日本とヨーロッパを比較したときに、電線の地中化がなぜ進みにくいのかを 地理的な観点 と 行政的な観点 の両面から整理してみます。
1. 地理的な観点
(1) 地形・地質の違い
• 日本
• 山が多く、平野部が狭い。都市も山際や海岸線に集中し、地下空間の利用余地が限られる。
• 地盤が脆弱な地域も多く、地中化工事の掘削コストが高い。
• ヨーロッパ
• 広大な平野が多く、地盤も比較的安定している。地中に埋設する工事が技術的にもコスト的にも行いやすい。
(2) 自然災害の頻度
• 日本
• 地震、台風、大雨、豪雪など多様な災害が頻発。
• 特に地震では地中設備が損傷すると復旧に時間がかかり、信頼性の観点からもリスクがある。
• ヨーロッパ
• 大地震や台風は少なく、地中設備を長期的に維持できる環境。
(3) 都市インフラの過密度
• 日本
• 都市部は水道・下水・ガス・通信など地下インフラが既に密集しており、空間に余裕がない。
• ヨーロッパ
• 都市設計が比較的ゆったりしており、道路や地下インフラの再配置が可能。
2. 行政的な観点
(1) 費用負担の構造
• 日本
• 電線地中化の費用は、国・自治体・電力会社・通信会社・沿道事業者が分担するが、調整が難しい。
• 特に地方では採算が合わず、優先度が下がる。
• ヨーロッパ
• 公共インフラ整備を自治体や国が強力に主導するケースが多く、コスト負担の仕組みが明確。
(2) 都市計画の位置づけ
• 日本
• 戦後の高度成長期に電柱・電線が急速に整備され、既存インフラを更新する発想が弱かった。
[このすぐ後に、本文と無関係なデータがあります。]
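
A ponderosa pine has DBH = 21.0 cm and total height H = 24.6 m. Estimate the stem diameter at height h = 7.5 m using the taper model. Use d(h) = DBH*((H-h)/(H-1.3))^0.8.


Taper: d(h) = DBH * ((H - h) / (H - 1.3))^0.8
Numerator = H - h = 24.6 - 7.5 = 17.1 m
Denominator = H - 1.3 = 24.6 - 1.3 = 23.3 m
Ratio = 17.1 / 23.3 = 0.73391
d = 21.0 * 0.73391^0.8 = 16.4 cm

16.4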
• 都市美観よりも「速さと低コスト」での供給が重視された歴史的経緯。
• ヨーロッパ
• 中世から続く景観保護の意識が強く、都市計画に「地中化」が最初から組み込まれている。
(3) 政策推進力の違い
• 日本
• 国交省・自治体・電力会社の間で調整が必要で、利害調整に時間がかかる。
• 法制度的にも「景観」や「防災」を理由にした強制力が弱い。
• ヨーロッパ
• 景観保護法や都市保存条例などが強く機能し、行政が規制的に推進できる。
まとめ
• 地理的要因
→ 日本は「山が多い・地盤が脆い・自然災害が多い・地下インフラが過密」という不利な条件が重なっている。
• 行政的要因
→ 日本は「費用負担の不明確さ・都市計画上の優先度の低さ・調整の複雑さ」が障壁になっている。
• ヨーロッパは 「地盤が安定・災害が少ない・景観意識が高い・行政主導が強い」という条件が整っているため、地中化が進みやすい。